North tells us that “Law is man’s tool of dominion: over himself, his fellow men, and the creation” (57). He quite clearly advocates dominion over one’s fellow men, contrary to what Christ himself said about dominion theology: “You know that the princes of the Gentiles exercise dominion over them, and they that are great exercise authority upon them. But it shall not be so among you” (Matthew 20:25-26). North also teaches that “law” works for everyone: “The power of God’s law in producing external prosperity is not dependent upon the spiritual condition of the adherents.... So long as they [rebels] adhere to the externals, they receive external blessings” (66). If government can force an external obedience to God’s laws, the people will prosper, despite their unbelief.

 

Christianity

 

On page 233, Dr. North asks, What is Christianity? He offers this historical answer: “Christianity is a lot of things historically. But it has generally been a religion of this world - a religion based on conquest, to one extent or another, a religion of exploration and dominion.” Perhaps no phrase is repeated more often in this book than “in time and on Earth” as the focus of North’s attention. In this he echoes the liberation theologians.

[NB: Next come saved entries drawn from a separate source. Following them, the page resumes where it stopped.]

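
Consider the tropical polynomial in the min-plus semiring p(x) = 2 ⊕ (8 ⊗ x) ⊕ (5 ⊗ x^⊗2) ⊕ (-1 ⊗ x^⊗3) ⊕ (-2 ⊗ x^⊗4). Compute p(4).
p(4) = 2

A tropical monomial a ⊗ x^⊗i evaluates to a + i · x. Evaluating each term at x = 4:
  Term 0 contributes 2 + 0 · 4 = 2
  Term 1 contributes 8 + 1 · 4 = 12
  Term 2 contributes 5 + 2 · 4 = 13
  Term 3 contributes -1 + 3 · 4 = 11
  Term 4 contributes -2 + 4 · 4 = 14
p(4) = ⊕ of these = min[2, 12, 13, 11, 14] = 2.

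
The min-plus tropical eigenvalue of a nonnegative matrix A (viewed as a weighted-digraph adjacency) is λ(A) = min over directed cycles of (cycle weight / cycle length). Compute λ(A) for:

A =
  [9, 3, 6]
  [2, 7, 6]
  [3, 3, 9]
λ(A) = 5/2

Enumerate directed cycles and compute their means (weight / length). Sample:
  cycle 0 → 0: weight = 9, length = 1, mean = 9/1 ≈ 9.000
  cycle 1 → 1: weight = 7, length = 1, mean = 7/1 ≈ 7.000
  cycle 2 → 2: weight = 9, length = 1, mean = 9/1 ≈ 9.000
  cycle 0 → 1 → 0: weight = 5, length = 2, mean = 5/2 ≈ 2.500
  cycle 0 → 2 → 0: weight = 9, length = 2, mean = 9/2 ≈ 4.500
  cycle 1 → 0 → 1: weight = 5, length = 2, mean = 5/2 ≈ 2.500
Minimum mean = 2.500, attained e.g. along the cycle 0 → 1 → 0 with weight 5 and length 2. So λ(A) = 5/2 = 5/2.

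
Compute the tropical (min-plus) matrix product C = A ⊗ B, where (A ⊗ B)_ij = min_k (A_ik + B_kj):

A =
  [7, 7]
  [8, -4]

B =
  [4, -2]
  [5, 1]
A ⊗ B =
  [11, 5]
  [1, -3]

Apply the min-plus product entry-by-entry:
  C[0][0] = min over k of (A[0][0] + B[0][0] = 7 + 4 = 11, A[0][1] + B[1][0] = 7 + 5 = 12) = 11 (attained at k = 0)
  C[0][1] = min over k of (A[0][0] + B[0][1] = 7 + -2 = 5, A[0][1] + B[1][1] = 7 + 1 = 8) = 5 (attained at k = 0)
  C[1][0] = min over k of (A[1][0] + B[0][0] = 8 + 4 = 12, A[1][1] + B[1][0] = -4 + 5 = 1) = 1 (attained at k = 1)
  C[1][1] = min over k of (A[1][0] + B[0][1] = 8 + -2 = 6, A[1][1] + B[1][1] = -4 + 1 = -3) = -3 (attained at k = 1)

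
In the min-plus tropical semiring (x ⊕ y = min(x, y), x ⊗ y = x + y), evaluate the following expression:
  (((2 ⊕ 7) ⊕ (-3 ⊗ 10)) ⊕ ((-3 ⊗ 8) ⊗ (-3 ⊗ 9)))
(((2 ⊕ 7) ⊕ (-3 ⊗ 10)) ⊕ ((-3 ⊗ 8) ⊗ (-3 ⊗ 9))) = 2

Expand innermost to outermost. Recall ⊕ takes the minimum of its arguments and ⊗ takes their sum. Working out the expression (((2 ⊕ 7) ⊕ (-3 ⊗ 10)) ⊕ ((-3 ⊗ 8) ⊗ (-3 ⊗ 9))) gives 2.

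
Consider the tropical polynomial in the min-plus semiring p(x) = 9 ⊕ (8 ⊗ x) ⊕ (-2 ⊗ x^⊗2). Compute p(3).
p(3) = 4

A tropical monomial a ⊗ x^⊗i evaluates to a + i · x. Evaluating each term at x = 3:
  Term 0 contributes 9 + 0 · 3 = 9
  Term 1 contributes 8 + 1 · 3 = 11
  Term 2 contributes -2 + 2 · 3 = 4
p(3) = ⊕ of these = min[9, 11, 4] = 4.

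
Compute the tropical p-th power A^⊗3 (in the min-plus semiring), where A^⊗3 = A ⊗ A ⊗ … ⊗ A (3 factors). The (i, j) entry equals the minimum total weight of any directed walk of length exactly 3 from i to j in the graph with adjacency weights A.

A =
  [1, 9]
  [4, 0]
A^⊗3 =
  [3, 9]
  [4, 0]

Each entry (A^⊗3)_ij equals the minimum over all length-3 walks i = v_0 → v_1 → … → v_3 = j of Σ_t A[v_t][v_{t+1}]. For example, for (i, j) = (0, 1) we minimise over 4 possible intermediate vertex sequences; the minimum is 9, attained along the walk 0 → 1 → 1 → 1.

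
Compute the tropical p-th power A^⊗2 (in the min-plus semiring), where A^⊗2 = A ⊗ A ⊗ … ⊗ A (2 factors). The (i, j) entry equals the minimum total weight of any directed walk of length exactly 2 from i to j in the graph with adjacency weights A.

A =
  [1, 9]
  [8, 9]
A^⊗2 =
  [2, 10]
  [9, 17]

Each entry (A^⊗2)_ij equals the minimum over all length-2 walks i = v_0 → v_1 → … → v_2 = j of Σ_t A[v_t][v_{t+1}]. For example, for (i, j) = (0, 1) we minimise over 2 possible intermediate vertex sequences; the minimum is 10, attained along the walk 0 → 0 → 1.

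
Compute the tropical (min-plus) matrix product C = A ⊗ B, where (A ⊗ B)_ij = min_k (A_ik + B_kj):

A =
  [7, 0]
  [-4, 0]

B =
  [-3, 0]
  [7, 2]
A ⊗ B =
  [4, 2]
  [-7, -4]

Apply the min-plus product entry-by-entry:
  C[0][0] = min over k of (A[0][0] + B[0][0] = 7 + -3 = 4, A[0][1] + B[1][0] = 0 + 7 = 7) = 4 (attained at k = 0)
  C[0][1] = min over k of (A[0][0] + B[0][1] = 7 + 0 = 7, A[0][1] + B[1][1] = 0 + 2 = 2) = 2 (attained at k = 1)
  C[1][0] = min over k of (A[1][0] + B[0][0] = -4 + -3 = -7, A[1][1] + B[1][0] = 0 + 7 = 7) = -7 (attained at k = 0)
  C[1][1] = min over k of (A[1][0] + B[0][1] = -4 + 0 = -4, A[1][1] + B[1][1] = 0 + 2 = 2) = -4 (attained at k = 0)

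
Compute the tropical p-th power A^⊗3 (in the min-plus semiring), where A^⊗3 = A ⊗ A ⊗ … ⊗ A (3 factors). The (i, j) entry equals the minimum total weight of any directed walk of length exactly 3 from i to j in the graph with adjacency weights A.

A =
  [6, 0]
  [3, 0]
A^⊗3 =
  [3, 0]
  [3, 0]

Each entry (A^⊗3)_ij equals the minimum over all length-3 walks i = v_0 → v_1 → … → v_3 = j of Σ_t A[v_t][v_{t+1}]. For example, for (i, j) = (0, 1) we minimise over 4 possible intermediate vertex sequences; the minimum is 0, attained along the walk 0 → 1 → 1 → 1.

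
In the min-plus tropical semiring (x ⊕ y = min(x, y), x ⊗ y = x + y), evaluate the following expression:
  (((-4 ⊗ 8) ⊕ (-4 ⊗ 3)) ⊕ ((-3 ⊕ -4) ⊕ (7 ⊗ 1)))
(((-4 ⊗ 8) ⊕ (-4 ⊗ 3)) ⊕ ((-3 ⊕ -4) ⊕ (7 ⊗ 1))) = -4

Expand innermost to outermost. Recall ⊕ takes the minimum of its arguments and ⊗ takes their sum. Working out the expression (((-4 ⊗ 8) ⊕ (-4 ⊗ 3)) ⊕ ((-3 ⊕ -4) ⊕ (7 ⊗ 1))) gives -4.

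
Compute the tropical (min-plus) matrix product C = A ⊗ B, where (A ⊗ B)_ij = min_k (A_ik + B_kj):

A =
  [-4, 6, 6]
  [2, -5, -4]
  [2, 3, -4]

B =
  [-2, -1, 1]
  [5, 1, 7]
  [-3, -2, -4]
A ⊗ B =
  [-6, -5, -3]
  [-7, -6, -8]
  [-7, -6, -8]

Apply the min-plus product entry-by-entry:
  C[0][0] = min over k of (A[0][0] + B[0][0] = -4 + -2 = -6, A[0][1] + B[1][0] = 6 + 5 = 11, A[0][2] + B[2][0] = 6 + -3 = 3) = -6 (attained at k = 0)
  C[0][1] = min over k of (A[0][0] + B[0][1] = -4 + -1 = -5, A[0][1] + B[1][1] = 6 + 1 = 7, A[0][2] + B[2][1] = 6 + -2 = 4) = -5 (attained at k = 0)
  C[0][2] = min over k of (A[0][0] + B[0][2] = -4 + 1 = -3, A[0][1] + B[1][2] = 6 + 7 = 13, A[0][2] + B[2][2] = 6 + -4 = 2) = -3 (attained at k = 0)
  C[1][0] = min over k of (A[1][0] + B[0][0] = 2 + -2 = 0, A[1][1] + B[1][0] = -5 + 5 = 0, A[1][2] + B[2][0] = -4 + -3 = -7) = -7 (attained at k = 2)
  C[1][1] = min over k of (A[1][0] + B[0][1] = 2 + -1 = 1, A[1][1] + B[1][1] = -5 + 1 = -4, A[1][2] + B[2][1] = -4 + -2 = -6) = -6 (attained at k = 2)
  C[1][2] = min over k of (A[1][0] + B[0][2] = 2 + 1 = 3, A[1][1] + B[1][2] = -5 + 7 = 2, A[1][2] + B[2][2] = -4 + -4 = -8) = -8 (attained at k = 2)
  C[2][0] = min over k of (A[2][0] + B[0][0] = 2 + -2 = 0, A[2][1] + B[1][0] = 3 + 5 = 8, A[2][2] + B[2][0] = -4 + -3 = -7) = -7 (attained at k = 2)
  C[2][1] = min over k of (A[2][0] + B[0][1] = 2 + -1 = 1, A[2][1] + B[1][1] = 3 + 1 = 4, A[2][2] + B[2][1] = -4 + -2 = -6) = -6 (attained at k = 2)
  C[2][2] = min over k of (A[2][0] + B[0][2] = 2 + 1 = 3, A[2][1] + B[1][2] = 3 + 7 = 10, A[2][2] + B[2][2] = -4 + -4 = -8) = -8 (attained at k = 2)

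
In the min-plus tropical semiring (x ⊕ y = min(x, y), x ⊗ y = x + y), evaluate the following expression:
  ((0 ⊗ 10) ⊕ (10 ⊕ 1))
((0 ⊗ 10) ⊕ (10 ⊕ 1)) = 1

Expand innermost to outermost. Recall ⊕ takes the minimum of its arguments and ⊗ takes their sum. Working out the expression ((0 ⊗ 10) ⊕ (10 ⊕ 1)) gives 1.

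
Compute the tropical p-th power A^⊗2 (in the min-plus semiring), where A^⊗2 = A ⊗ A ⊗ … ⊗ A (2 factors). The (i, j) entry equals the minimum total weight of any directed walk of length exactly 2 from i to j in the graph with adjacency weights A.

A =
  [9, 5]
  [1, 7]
A^⊗2 =
  [6, 12]
  [8, 6]

Each entry (A^⊗2)_ij equals the minimum over all length-2 walks i = v_0 → v_1 → … → v_2 = j of Σ_t A[v_t][v_{t+1}]. For example, for (i, j) = (0, 1) we minimise over 2 possible intermediate vertex sequences; the minimum is 12, attained along the walk 0 → 1 → 1.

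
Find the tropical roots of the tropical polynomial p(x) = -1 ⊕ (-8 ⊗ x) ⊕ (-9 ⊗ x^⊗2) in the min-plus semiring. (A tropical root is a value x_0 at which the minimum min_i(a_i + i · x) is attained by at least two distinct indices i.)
Roots: {1, 7}

Each tropical root is a break point of the lower envelope of the lines y = a_i + i · x (there are 3 lines, with slopes 0, 1, ..., 2). Only the lines that attain the minimum somewhere contribute to roots; other lines are dominated. Here the surviving (envelope) indices are i = 2, i = 1, i = 0.
Intersections between consecutive envelope lines give the roots: for adjacent envelope indices i < j the intersection is x = (a_i − a_j) / (j − i). Reading off the sorted break points: {1, 7}.
Verification: at each break x_0, at least two indices attain the minimum of min_i(a_i + i · x_0).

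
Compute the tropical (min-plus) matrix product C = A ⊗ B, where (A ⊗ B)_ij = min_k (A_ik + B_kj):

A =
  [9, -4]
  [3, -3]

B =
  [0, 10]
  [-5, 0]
A ⊗ B =
  [-9, -4]
  [-8, -3]

Apply the min-plus product entry-by-entry:
  C[0][0] = min over k of (A[0][0] + B[0][0] = 9 + 0 = 9, A[0][1] + B[1][0] = -4 + -5 = -9) = -9 (attained at k = 1)
  C[0][1] = min over k of (A[0][0] + B[0][1] = 9 + 10 = 19, A[0][1] + B[1][1] = -4 + 0 = -4) = -4 (attained at k = 1)
  C[1][0] = min over k of (A[1][0] + B[0][0] = 3 + 0 = 3, A[1][1] + B[1][0] = -3 + -5 = -8) = -8 (attained at k = 1)
  C[1][1] = min over k of (A[1][0] + B[0][1] = 3 + 10 = 13, A[1][1] + B[1][1] = -3 + 0 = -3) = -3 (attained at k = 1)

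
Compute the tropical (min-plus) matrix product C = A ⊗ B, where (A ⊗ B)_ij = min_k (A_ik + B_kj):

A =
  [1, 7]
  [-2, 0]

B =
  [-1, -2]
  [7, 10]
A ⊗ B =
  [0, -1]
  [-3, -4]

Apply the min-plus product entry-by-entry:
  C[0][0] = min over k of (A[0][0] + B[0][0] = 1 + -1 = 0, A[0][1] + B[1][0] = 7 + 7 = 14) = 0 (attained at k = 0)
  C[0][1] = min over k of (A[0][0] + B[0][1] = 1 + -2 = -1, A[0][1] + B[1][1] = 7 + 10 = 17) = -1 (attained at k = 0)
  C[1][0] = min over k of (A[1][0] + B[0][0] = -2 + -1 = -3, A[1][1] + B[1][0] = 0 + 7 = 7) = -3 (attained at k = 0)
  C[1][1] = min over k of (A[1][0] + B[0][1] = -2 + -2 = -4, A[1][1] + B[1][1] = 0 + 10 = 10) = -4 (attained at k = 0)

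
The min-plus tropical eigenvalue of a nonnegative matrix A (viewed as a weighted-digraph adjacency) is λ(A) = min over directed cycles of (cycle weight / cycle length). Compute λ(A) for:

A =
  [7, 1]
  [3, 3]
λ(A) = 2

Enumerate directed cycles and compute their means (weight / length). Sample:
  cycle 0 → 0: weight = 7, length = 1, mean = 7/1 ≈ 7.000
  cycle 1 → 1: weight = 3, length = 1, mean = 3/1 ≈ 3.000
  cycle 0 → 1 → 0: weight = 4, length = 2, mean = 4/2 ≈ 2.000
  cycle 1 → 0 → 1: weight = 4, length = 2, mean = 4/2 ≈ 2.000
Minimum mean = 2.000, attained e.g. along the cycle 0 → 1 → 0 with weight 4 and length 2. So λ(A) = 4/2 = 2.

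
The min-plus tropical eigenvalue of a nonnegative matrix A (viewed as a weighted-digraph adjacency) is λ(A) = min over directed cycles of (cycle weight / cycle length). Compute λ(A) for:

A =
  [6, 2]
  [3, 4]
λ(A) = 5/2

Enumerate directed cycles and compute their means (weight / length). Sample:
  cycle 0 → 0: weight = 6, length = 1, mean = 6/1 ≈ 6.000
  cycle 1 → 1: weight = 4, length = 1, mean = 4/1 ≈ 4.000
  cycle 0 → 1 → 0: weight = 5, length = 2, mean = 5/2 ≈ 2.500
  cycle 1 → 0 → 1: weight = 5, length = 2, mean = 5/2 ≈ 2.500
Minimum mean = 2.500, attained e.g. along the cycle 0 → 1 → 0 with weight 5 and length 2. So λ(A) = 5/2 = 5/2.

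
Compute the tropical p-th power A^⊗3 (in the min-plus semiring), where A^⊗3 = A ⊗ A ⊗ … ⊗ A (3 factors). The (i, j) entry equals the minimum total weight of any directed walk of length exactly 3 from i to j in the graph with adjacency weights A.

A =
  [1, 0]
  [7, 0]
A^⊗3 =
  [3, 0]
  [7, 0]

Each entry (A^⊗3)_ij equals the minimum over all length-3 walks i = v_0 → v_1 → … → v_3 = j of Σ_t A[v_t][v_{t+1}]. For example, for (i, j) = (0, 1) we minimise over 4 possible intermediate vertex sequences; the minimum is 0, attained along the walk 0 → 1 → 1 → 1.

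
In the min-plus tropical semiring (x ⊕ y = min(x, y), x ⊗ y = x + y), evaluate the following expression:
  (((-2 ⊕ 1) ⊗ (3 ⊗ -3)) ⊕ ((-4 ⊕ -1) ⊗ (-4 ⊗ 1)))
(((-2 ⊕ 1) ⊗ (3 ⊗ -3)) ⊕ ((-4 ⊕ -1) ⊗ (-4 ⊗ 1))) = -7

Expand innermost to outermost. Recall ⊕ takes the minimum of its arguments and ⊗ takes their sum. Working out the expression (((-2 ⊕ 1) ⊗ (3 ⊗ -3)) ⊕ ((-4 ⊕ -1) ⊗ (-4 ⊗ 1))) gives -7.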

But to say, as North does, that Christianity “has generally been a religion of this world” is to misunderstand Christianity completely: The author of Hebrews tells us that “These all died in faith, not having received the promises, but having seen them afar off were assured of them, embraced them, and confessed that they were strangers and pilgrims on the Earth. For those who say such things declare plainly that they seek a homeland. And truly if they had called to mind that country from which they had come out, they would have had opportunity to return. But now they desire a better, that is, a Heavenly country” (Hebrews 11:13-16). See also 2 Corinthians 4:18.

More emphatically, Christianity is not “a religion based on conquest.” Perhaps Islam is, but not Christianity. Conquest and dominion over men are not the marks of Christianity, but of its perversions, among them Roman Catholicism. In addition to Christ’s condemnation of dominion theology, which I quoted earlier, Peter commands that elders are not to be “lords” over those entrusted to them, but examples (1 Peter 5:3). It is precisely because Christianity has been falsely associated with conquest and dominion that it is extremely difficult in some circles to get a fair hearing for Christianity.

 

Hebrews

 

Finally, on a matter of less importance to his argument but revelatory of his method, North says that Paul wrote Hebrews: “We think it was Paul who wrote Hebrews; no one can be sure today” (72). Actually, we can be sure that Paul did not write Hebrews; He says in 2 Thessalonians 3:17 that he signs every letter he writes; Hebrews is a letter (Hebrews 13:22, 25); Hebrews is not so signed; therefore, Paul did not write Hebrews.

Gary North is a talented writer, but he has deviated from Scripture on many important points.